A ano de 2026 evidencia, assim, um modelo de governança marcado pela fragmentação e pela coexistência de múltiplos centros de poder. O Líbano opera, na prática, por meio de uma configuração híbrida, na qual Estado formal, forças políticas internas e atores transnacionais compartilham de maneira assimétrica e frequentemente tensa: responsabilidades, recursos e capacidades de influência.

Essa realidade desafia concepções tradicionais de soberania e evidencia a necessidade de compreender o Oriente Médio contemporâneo a partir de estruturas políticas mais complexas, nas quais o poder não se concentra de forma exclusiva, mas se distribui, se negocia e se reconfigura continuamente entre diferentes escalas de atuação.

A fragmentação da soberania

Os primeiros meses de 2026 evidenciaram que a crise libanesa não pode ser compreendida apenas a partir de suas manifestações imediatas, sejam elas militares, econômicas ou humanitárias. Em profundidade, trata-se de uma crise de natureza estrutural do Estado, na qual estão em disputa os próprios fundamentos da autoridade política, da representação e da soberania.

Ao longo da análise, torna-se evidente que o Líbano não opera sob uma lógica de centralização clássica do poder estatal. Ao contrário, configura-se como um sistema político marcado pela fragmentação institucional e pela sobreposição de esferas de autoridade. Instituições formais do Estado convivem com partidos politicamente armados, organizações de base comunitária e uma densa rede de influências externas que atravessam continuamente o processo decisório.
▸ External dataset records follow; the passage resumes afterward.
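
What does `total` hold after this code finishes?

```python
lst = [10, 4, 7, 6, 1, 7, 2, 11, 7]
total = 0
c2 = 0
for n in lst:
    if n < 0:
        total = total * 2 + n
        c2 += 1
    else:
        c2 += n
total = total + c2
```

n=10: not <0; c2=10
n=4: not <0; c2=14
n=7: not <0; c2=21
n=6: not <0; c2=27
n=1: not <0; c2=28
n=7: not <0; c2=35
n=2: not <0; c2=37
n=11: not <0; c2=48
n=7: not <0; c2=55
total+c2 = 0+55 = 55

55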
Essa multiplicidade não implica necessariamente a ausência de Estado, mas revela um Estado cuja capacidade de coordenação é permanentemente tensionada por forças concorrentes.
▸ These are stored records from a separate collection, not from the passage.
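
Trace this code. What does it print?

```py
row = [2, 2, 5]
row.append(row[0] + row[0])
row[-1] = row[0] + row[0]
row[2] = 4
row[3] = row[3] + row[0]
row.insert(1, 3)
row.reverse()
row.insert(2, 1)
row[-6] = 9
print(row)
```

append row[0]+row[0] = 2+2 = 4 → [2, 2, 5, 4]
row[-1] = row[0]+row[0] = 2+2 = 4 → [2, 2, 5, 4]
row[2] = 4 → [2, 2, 4, 4]
row[3] = row[3]+row[0] = 4+2 = 6 → [2, 2, 4, 6]
insert 3 at 1 → [2, 3, 2, 4, 6]
reverse → [6, 4, 2, 3, 2]
insert 1 at 2 → [6, 4, 1, 2, 3, 2]
row[-6] = 9 → [9, 4, 1, 2, 3, 2]

[9, 4, 1, 2, 3, 2]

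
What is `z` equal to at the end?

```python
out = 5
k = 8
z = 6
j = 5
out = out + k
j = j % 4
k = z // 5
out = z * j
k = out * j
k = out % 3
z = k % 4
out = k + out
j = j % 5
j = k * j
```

out = 5+8 = 13
j = 5%4 = 1
k = 6//5 = 1
out = 6*1 = 6
k = 6*1 = 6
k = 6%3 = 0
z = 0%4 = 0
out = 0+6 = 6
j = 1%5 = 1
j = 0*1 = 0

0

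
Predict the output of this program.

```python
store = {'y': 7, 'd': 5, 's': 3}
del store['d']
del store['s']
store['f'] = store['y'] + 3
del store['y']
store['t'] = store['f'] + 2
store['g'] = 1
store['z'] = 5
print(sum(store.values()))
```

28

del 'd' → {'y': 7, 's': 3}
del 's' → {'y': 7}
store['f'] = store['y']+3 = 10 → {'y': 7, 'f': 10}
del 'y' → {'f': 10}
store['t'] = store['f']+2 = 12 → {'f': 10, 't': 12}
store['g'] = 1 → {'f': 10, 't': 12, 'g': 1}
store['z'] = 5 → {'f': 10, 't': 12, 'g': 1, 'z': 5}
sum of values = 28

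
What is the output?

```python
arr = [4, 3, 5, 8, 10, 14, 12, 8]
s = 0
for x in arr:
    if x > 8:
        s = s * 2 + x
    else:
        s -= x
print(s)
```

-88

x=4: not >8, s = 0-4 = -4
x=3: not >8, s = (-4)-3 = -7
x=5: not >8, s = (-7)-5 = -12
x=8: not >8, s = (-12)-8 = -20
x=10: >8, s = (-20)*2+10 = -30
x=14: >8, s = (-30)*2+14 = -46
x=12: >8, s = (-46)*2+12 = -80
x=8: not >8, s = (-80)-8 = -88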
Nesse sentido, a governabilidade libanesa não pode ser interpretada como exercício unificado de soberania, mas como um processo de negociação constante entre atores com diferentes níveis de legitimidade, capacidade coercitiva e inserção social. O resultado é um arranjo institucional que se mantém funcional em termos mínimos, embora estruturalmente instável no que se refere à formulação e execução de decisões estratégicas.

Do ponto de vista da ciência política, o caso libanês desafia diretamente categorias clássicas herdadas da tradição weberiana de Estado. A ideia de monopólio legítimo da força e a noção de soberania como autoridade última e indivisível mostram-se insuficientes para explicar contextos em que o poder é compartilhado, disputado e, em certos momentos, externalizado. O Líbano, nesse sentido, aproxima-se de uma forma de soberania compartilhada de fato, ainda que não formalizada, na qual diferentes atores exercem funções tipicamente estatais em campos específicos, especialmente na segurança e na política externa.

A escalada de 2026 reforça essa leitura ao demonstrar que decisões centrais para a estabilidade nacional não se limitam ao circuito institucional do Estado, mas dependem de interações com atores transnacionais e regionais. Isso produz um tipo de soberania condicionada, na qual a autonomia estatal existe, porém de maneira relativa e continuamente negociada.

Mais do que responder de forma definitiva à pergunta sobre quem governa o Líbano, este estudo sugere que o problema central reside na própria redefinição contemporânea do conceito de governo. Em contextos como o libanês, governar não significa exercer controle pleno e hierárquico, mas administrar equilíbrios instáveis entre múltiplos polos de poder, frequentemente com agendas divergentes e capacidades assimétricas de influência.

Dessa forma, os acontecimentos de 2026 não devem ser interpretados apenas como mais um ciclo de crise, mas como expressão de um modelo político estrutural que tende à reprodução de sua própria fragmentação. O Líbano, nesse sentido, não é apenas um Estado em crise, mas um caso paradigmático para a compreensão das limitações do modelo clássico de soberania no sistema internacional contemporâneo.

Assim, permanece em aberto, e cada vez mais central para a análise política, a questão sobre os limites reais da construção estatal em contextos profundamente atravessados por divisões internas e disputas regionais. A resposta a essa indagação não apenas define o futuro do Líbano, mas também contribui para repensar os próprios fundamentos teóricos da ciência política diante das transformações do poder no século XXI.